Pulmonary angiography is thought to be the gold standard for diagnosis; however, in recent years, several studies have shown that less invasive imaging techniques such as CTA and MRA may be equally effective and safer alternatives [28–31]. In a study by Yue et al., the treatments planned with CTA showed high accuracy, and sensitivity (both >90%) in both patient and artery-based evaluations, suggesting the potential utility of CTA as the primary tool in pre-treatment planning for most PS patients [32].

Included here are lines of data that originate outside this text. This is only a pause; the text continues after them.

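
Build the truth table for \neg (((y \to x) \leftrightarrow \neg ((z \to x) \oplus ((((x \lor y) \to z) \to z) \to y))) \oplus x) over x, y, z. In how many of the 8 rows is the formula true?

x | y | z | (y \to x) | (z \to x) | (x \lor y) | ((x \lor y) \to z) | (((x \lor y) \to z) \to z) | φ
- | - | - | --------- | --------- | ---------- | ------------------ | -------------------------- | -
T | T | T |     T     |     T     |     T      |         T          |             T              | T
T | T | F |     T     |     T     |     T      |         F          |             T              | T
T | F | T |     T     |     T     |     T      |         T          |             T              | F
T | F | F |     T     |     T     |     T      |         F          |             T              | F
F | T | T |     F     |     F     |     T      |         T          |             T              | F
F | T | F |     F     |     T     |     T      |         F          |             T              | T
F | F | T |     T     |     F     |     F      |         T          |             T              | F
F | F | F |     T     |     T     |     F      |         T          |             F              | F
The formula is true on 3 of the 8 rows.

3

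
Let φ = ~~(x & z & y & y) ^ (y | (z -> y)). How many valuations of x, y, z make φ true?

x  y  z     (x & z & y & y)  ~(x & z & y & y)  ~~(x & z & y & y)  (z -> y)  (y | (z -> y))  φ
1  1  1            1                0                  1             1            1         0
1  1  0            0                1                  0             1            1         1
1  0  1            0                1                  0             0            0         0
1  0  0            0                1                  0             1            1         1
0  1  1            0                1                  0             1            1         1
0  1  0            0                1                  0             1            1         1
0  0  1            0                1                  0             0            0         0
0  0  0            0                1                  0             1            1         1
The formula is true on 5 of the 8 rows.

5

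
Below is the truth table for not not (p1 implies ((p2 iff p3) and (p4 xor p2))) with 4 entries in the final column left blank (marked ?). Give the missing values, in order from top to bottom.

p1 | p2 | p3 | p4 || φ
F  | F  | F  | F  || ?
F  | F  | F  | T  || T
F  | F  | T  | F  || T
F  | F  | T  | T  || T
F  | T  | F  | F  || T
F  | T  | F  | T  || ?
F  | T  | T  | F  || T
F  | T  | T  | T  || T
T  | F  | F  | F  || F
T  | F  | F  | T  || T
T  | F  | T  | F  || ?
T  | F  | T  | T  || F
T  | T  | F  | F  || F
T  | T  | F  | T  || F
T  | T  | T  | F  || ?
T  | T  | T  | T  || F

Row p1=F, p2=F, p3=F, p4=F: (p1 implies ((p2 iff p3) and (p4 xor p2))) = T, not (p1 implies ((p2 iff p3) and (p4 xor p2))) = F, so the formula = T.
Row p1=F, p2=T, p3=F, p4=T: (p1 implies ((p2 iff p3) and (p4 xor p2))) = T, not (p1 implies ((p2 iff p3) and (p4 xor p2))) = F, so the formula = T.
Row p1=T, p2=F, p3=T, p4=F: (p1 implies ((p2 iff p3) and (p4 xor p2))) = F, not (p1 implies ((p2 iff p3) and (p4 xor p2))) = T, so the formula = F.
Row p1=T, p2=T, p3=T, p4=F: (p1 implies ((p2 iff p3) and (p4 xor p2))) = T, not (p1 implies ((p2 iff p3) and (p4 xor p2))) = F, so the formula = T.

T, T, F, T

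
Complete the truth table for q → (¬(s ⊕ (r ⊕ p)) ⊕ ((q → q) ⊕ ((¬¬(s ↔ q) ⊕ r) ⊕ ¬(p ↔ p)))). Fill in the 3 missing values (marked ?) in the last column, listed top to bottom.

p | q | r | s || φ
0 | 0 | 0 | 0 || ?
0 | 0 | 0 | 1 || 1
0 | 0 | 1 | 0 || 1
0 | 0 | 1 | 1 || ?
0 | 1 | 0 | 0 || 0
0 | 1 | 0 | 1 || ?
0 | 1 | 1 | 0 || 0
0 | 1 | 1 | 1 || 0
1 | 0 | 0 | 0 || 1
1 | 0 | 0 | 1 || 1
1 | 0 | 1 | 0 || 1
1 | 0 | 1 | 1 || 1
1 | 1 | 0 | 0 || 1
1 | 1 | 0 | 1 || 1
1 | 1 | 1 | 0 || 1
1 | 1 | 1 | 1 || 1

1, 1, 0

Row p=0, q=0, r=0, s=0: (¬(s ⊕ (r ⊕ p)) ⊕ ((q → q) ⊕ ((¬¬(s ↔ q) ⊕ r) ⊕ ¬(p ↔ p)))) = 1, so the formula = 1.
Row p=0, q=0, r=1, s=1: (¬(s ⊕ (r ⊕ p)) ⊕ ((q → q) ⊕ ((¬¬(s ↔ q) ⊕ r) ⊕ ¬(p ↔ p)))) = 1, so the formula = 1.
Row p=0, q=1, r=0, s=1: (¬(s ⊕ (r ⊕ p)) ⊕ ((q → q) ⊕ ((¬¬(s ↔ q) ⊕ r) ⊕ ¬(p ↔ p)))) = 0, so the formula = 0.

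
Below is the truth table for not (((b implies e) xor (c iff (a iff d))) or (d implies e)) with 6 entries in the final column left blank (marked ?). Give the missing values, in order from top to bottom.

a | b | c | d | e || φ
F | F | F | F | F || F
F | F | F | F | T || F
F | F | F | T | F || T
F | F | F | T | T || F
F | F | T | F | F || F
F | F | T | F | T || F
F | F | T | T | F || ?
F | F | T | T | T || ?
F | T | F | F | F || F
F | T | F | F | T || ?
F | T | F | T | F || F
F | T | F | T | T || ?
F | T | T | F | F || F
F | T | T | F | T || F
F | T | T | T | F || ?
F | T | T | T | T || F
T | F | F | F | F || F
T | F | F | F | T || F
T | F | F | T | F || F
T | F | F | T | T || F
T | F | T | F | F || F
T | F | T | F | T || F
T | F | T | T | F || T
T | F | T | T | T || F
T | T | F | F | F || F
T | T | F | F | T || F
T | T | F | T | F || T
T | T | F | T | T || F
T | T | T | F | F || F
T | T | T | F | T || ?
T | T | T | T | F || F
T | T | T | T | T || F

F, F, F, F, T, F

Row a=F, b=F, c=T, d=T, e=F: ((b implies e) xor (c iff (a iff d))) = T, (d implies e) = F, (((b implies e) xor (c iff (a iff d))) or (d implies e)) = T, so the formula = F.
Row a=F, b=F, c=T, d=T, e=T: ((b implies e) xor (c iff (a iff d))) = T, (d implies e) = T, (((b implies e) xor (c iff (a iff d))) or (d implies e)) = T, so the formula = F.
Row a=F, b=T, c=F, d=F, e=T: ((b implies e) xor (c iff (a iff d))) = T, (d implies e) = T, (((b implies e) xor (c iff (a iff d))) or (d implies e)) = T, so the formula = F.
Row a=F, b=T, c=F, d=T, e=T: ((b implies e) xor (c iff (a iff d))) = F, (d implies e) = T, (((b implies e) xor (c iff (a iff d))) or (d implies e)) = T, so the formula = F.
Row a=F, b=T, c=T, d=T, e=F: ((b implies e) xor (c iff (a iff d))) = F, (d implies e) = F, (((b implies e) xor (c iff (a iff d))) or (d implies e)) = F, so the formula = T.
Row a=T, b=T, c=T, d=F, e=T: ((b implies e) xor (c iff (a iff d))) = T, (d implies e) = T, (((b implies e) xor (c iff (a iff d))) or (d implies e)) = T, so the formula = F.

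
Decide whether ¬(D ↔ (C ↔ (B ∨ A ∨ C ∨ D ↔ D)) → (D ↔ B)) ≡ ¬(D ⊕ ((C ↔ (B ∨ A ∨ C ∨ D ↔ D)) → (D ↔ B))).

not equivalent

  A   |   B   |   C   |   D   ||   φ   |   ψ  
False | False | False | False ||  True | False
False | False | False |  True || False |  True
False | False |  True | False ||  True | False
False | False |  True |  True ||  True | False
False |  True | False | False || False |  True
False |  True | False |  True || False |  True
False |  True |  True | False ||  True | False
False |  True |  True |  True || False |  True
 True | False | False | False ||  True | False
 True | False | False |  True || False |  True
 True | False |  True | False ||  True | False
 True | False |  True |  True ||  True | False
 True |  True | False | False || False |  True
 True |  True | False |  True || False |  True
 True |  True |  True | False ||  True | False
 True |  True |  True |  True || False |  True
The columns differ at A=False, B=False, C=False, D=False (φ=True, ψ=False), so they are not equivalent.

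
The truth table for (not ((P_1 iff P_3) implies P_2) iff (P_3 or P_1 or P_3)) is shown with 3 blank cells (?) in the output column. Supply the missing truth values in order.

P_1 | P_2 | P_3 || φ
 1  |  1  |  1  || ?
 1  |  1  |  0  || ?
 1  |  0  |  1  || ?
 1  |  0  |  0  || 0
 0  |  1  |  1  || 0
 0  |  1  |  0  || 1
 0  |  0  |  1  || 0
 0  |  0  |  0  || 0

Row P_1=1, P_2=1, P_3=1: not ((P_1 iff P_3) implies P_2) = 0, (P_3 or P_1 or P_3) = 1, so the formula = 0.
Row P_1=1, P_2=1, P_3=0: not ((P_1 iff P_3) implies P_2) = 0, (P_3 or P_1 or P_3) = 1, so the formula = 0.
Row P_1=1, P_2=0, P_3=1: not ((P_1 iff P_3) implies P_2) = 1, (P_3 or P_1 or P_3) = 1, so the formula = 1.

0, 0, 1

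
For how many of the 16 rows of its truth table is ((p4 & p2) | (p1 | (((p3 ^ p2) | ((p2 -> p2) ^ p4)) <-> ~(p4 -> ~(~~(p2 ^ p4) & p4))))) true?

p1 | p2 | p3 | p4 | (p4 & p2) | (p3 ^ p2) | (p2 -> p2) | ((p2 -> p2) ^ p4) | (p2 ^ p4) | ~(p2 ^ p4) | ~~(p2 ^ p4) | (~~(p2 ^ p4) & p4) | ~(~~(p2 ^ p4) & p4) | (p4 -> ~(~~(p2 ^ p4) & p4)) | ~(p4 -> ~(~~(p2 ^ p4) & p4)) | φ
-- | -- | -- | -- | --------- | --------- | ---------- | ----------------- | --------- | ---------- | ----------- | ------------------ | ------------------- | --------------------------- | ---------------------------- | -
1  | 1  | 1  | 1  |     1     |     0     |     1      |         0         |     0     |     1      |      0      |         0          |          1          |              1              |              0               | 1
1  | 1  | 1  | 0  |     0     |     0     |     1      |         1         |     1     |     0      |      1      |         0          |          1          |              1              |              0               | 1
1  | 1  | 0  | 1  |     1     |     1     |     1      |         0         |     0     |     1      |      0      |         0          |          1          |              1              |              0               | 1
1  | 1  | 0  | 0  |     0     |     1     |     1      |         1         |     1     |     0      |      1      |         0          |          1          |              1              |              0               | 1
1  | 0  | 1  | 1  |     0     |     1     |     1      |         0         |     1     |     0      |      1      |         1          |          0          |              0              |              1               | 1
1  | 0  | 1  | 0  |     0     |     1     |     1      |         1         |     0     |     1      |      0      |         0          |          1          |              1              |              0               | 1
1  | 0  | 0  | 1  |     0     |     0     |     1      |         0         |     1     |     0      |      1      |         1          |          0          |              0              |              1               | 1
1  | 0  | 0  | 0  |     0     |     0     |     1      |         1         |     0     |     1      |      0      |         0          |          1          |              1              |              0               | 1
0  | 1  | 1  | 1  |     1     |     0     |     1      |         0         |     0     |     1      |      0      |         0          |          1          |              1              |              0               | 1
0  | 1  | 1  | 0  |     0     |     0     |     1      |         1         |     1     |     0      |      1      |         0          |          1          |              1              |              0               | 0
0  | 1  | 0  | 1  |     1     |     1     |     1      |         0         |     0     |     1      |      0      |         0          |          1          |              1              |              0               | 1
0  | 1  | 0  | 0  |     0     |     1     |     1      |         1         |     1     |     0      |      1      |         0          |          1          |              1              |              0               | 0
0  | 0  | 1  | 1  |     0     |     1     |     1      |         0         |     1     |     0      |      1      |         1          |          0          |              0              |              1               | 1
0  | 0  | 1  | 0  |     0     |     1     |     1      |         1         |     0     |     1      |      0      |         0          |          1          |              1              |              0               | 0
0  | 0  | 0  | 1  |     0     |     0     |     1      |         0         |     1     |     0      |      1      |         1          |          0          |              0              |              1               | 0
0  | 0  | 0  | 0  |     0     |     0     |     1      |         1         |     0     |     1      |      0      |         0          |          1          |              1              |              0               | 0
The formula is true on 11 of the 16 rows.

11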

In our series, CTA had a diagnostic sensitivity and specificity of 86% and 100%, respectively, and served as the primary diagnostic and preoperative planning tool.
Conclusion
Pulmonary sequestration is a rare disease with multiple theoretical aetiologies, often misdiagnosed due to its variable and nonspecific presentations. CTA and other imaging modalities, which can accurately identify the arterial supply and venous drainage of the sequestered segment, are essential for diagnosis and preoperative planning.